Regia di Deniz Gamze Ergüven vedi scheda film
Piccole donne crescono. Un intero, grande, meraviglioso Paese non sa ancora se e come farlo.
Ambientato in una Turchia sospesa tra Asia ed Europa, Mustang è la storia di cinque sorelle colte nel passaggio (anch’esso irto di pericolose sospensioni) tra adolescenza e giovinezza. I parallelismi non finiscono qui: se il Paese deve scegliere da che parte stare, stretto tra conati di modernità e ruvide resistenze alla secolarizzazione, le ragazzine hanno la necessità di conferire al loro processo di crescita una direzione che ne rispetti le autonomie e le singolarità, in ciò lottando contro concezioni rurali che rimandano bagliori di un’assolutezza e di un possesso che sono l’antitesi della rivendicata modernità.
E’ la più piccola (una meravigliosa attrice di limpida espressività in erba) a farsi carico del racconto, l’unica a trovare un senso alla ribellione, l’unica a farcela, forse, nella realizzazione di quel sogno difficile chiamato Istanbul, ponte tra continenti, sfavillante promessa, realtà di complessa decifrazione.
Il racconto di formazione parte da un bagno di fine anno scolastico: innocente diversivo, esplosione di gioia fanciullesca, il gesto è vissuto dalla famiglia delle ragazze (nonna ondivaga tra affetto e autorità, zio/padre/padrone di fermi principi e mani nodose e solide) quale prodromo di una coscienza sovversiva che mal si addice agli usi e costumi della Turchia del Nord. Il tentativo di inquadrare le fanciulle in schemi di ciclica e riposante ripetitività (il matrimonio combinato, la sessualità offerta quale mero dono religioso di sé, la fissazione di coordinate esistenziali probabilmente conferite in uno con l’acqua battesimale) acuisce, ed anzi sdogana, la sete di libertà delle ragazze, che è uguale ad ogni latitudine e sotto qualsiasi cielo di plumbee regole. Ne seguono gesti e pensieri “alternativi”: colei che è rimasta vergine anche dopo il matrimonio si vede costretta a rinnegare la pietosa bugia dell’essere andata con il mondo intero, la promessa ed infelice sposa si concede per capriccio, quindi sceglie di abbandonare il mondo, la piccolina stringe amicizia con un venditore di frutta ed impara da questi l’uso della macchina, grimaldello di possibili vie di fuga, un’altra, ancora destinata ad un matrimonio non voluto, sceglie di asserragliarsi in casa, costruendosi un bunker e facendosi beffe delle altrui stolidità. Alla fine tutto torna, o quasi: l’abbraccio con la professoressa di città è promessa di crescita regolare e di vizi e virtù finalmente umani. Mentre il Bosforo è sempre lì, forse sornione, forse sofferente, a chiedersi cosa la Turchia sia stata, cosa è, cosa dovrà/potrà diventare.

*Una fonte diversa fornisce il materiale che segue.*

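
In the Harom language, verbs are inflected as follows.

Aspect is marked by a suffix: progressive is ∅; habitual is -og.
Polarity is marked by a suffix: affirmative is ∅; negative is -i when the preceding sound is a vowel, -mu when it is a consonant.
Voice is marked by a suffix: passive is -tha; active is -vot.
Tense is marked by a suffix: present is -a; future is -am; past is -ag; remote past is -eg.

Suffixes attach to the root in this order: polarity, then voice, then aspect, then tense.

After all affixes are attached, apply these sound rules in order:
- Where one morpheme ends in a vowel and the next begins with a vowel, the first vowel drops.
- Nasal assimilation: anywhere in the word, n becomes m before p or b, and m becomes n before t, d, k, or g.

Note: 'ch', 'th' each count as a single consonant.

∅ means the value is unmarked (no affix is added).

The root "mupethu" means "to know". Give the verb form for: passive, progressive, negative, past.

mupethithag

Attach polarity negative -i (after vowel 'u') → mupethui.
Attach voice passive -tha → mupethuitha.
aspect = progressive: zero marking, form stays mupethuitha.
Attach tense past -ag → mupethuithaag.
Apply vowel deletion: mupethuithaag → mupethithag.
Nasal assimilation: no change.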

Fatta eccezione per qualche programmaticità in eccesso, ed alcuni sviluppi narrativi di drammaticità forse necessaria ma che pure appare forzata, Mustang è un film molto bello, nobilitato dalle piccole interpreti che ne costituiscono il reale punto di forza, con la loro recitazione in levare, tutta sguardi, sospiri ed improvvisi bagliori di sorrisi. Opera attuale, peraltro, tristemente al passo con i tempi, sguardo neutrale su una terra che pare non potersi cibare di nulla che non siano gli antichi splendenti fasti e le moderne contraddizioni. Emozionante il finale che, in dieci minuti, racconta un’altra storia, o l’esito finale della prima, con estrema delicatezza di tocco.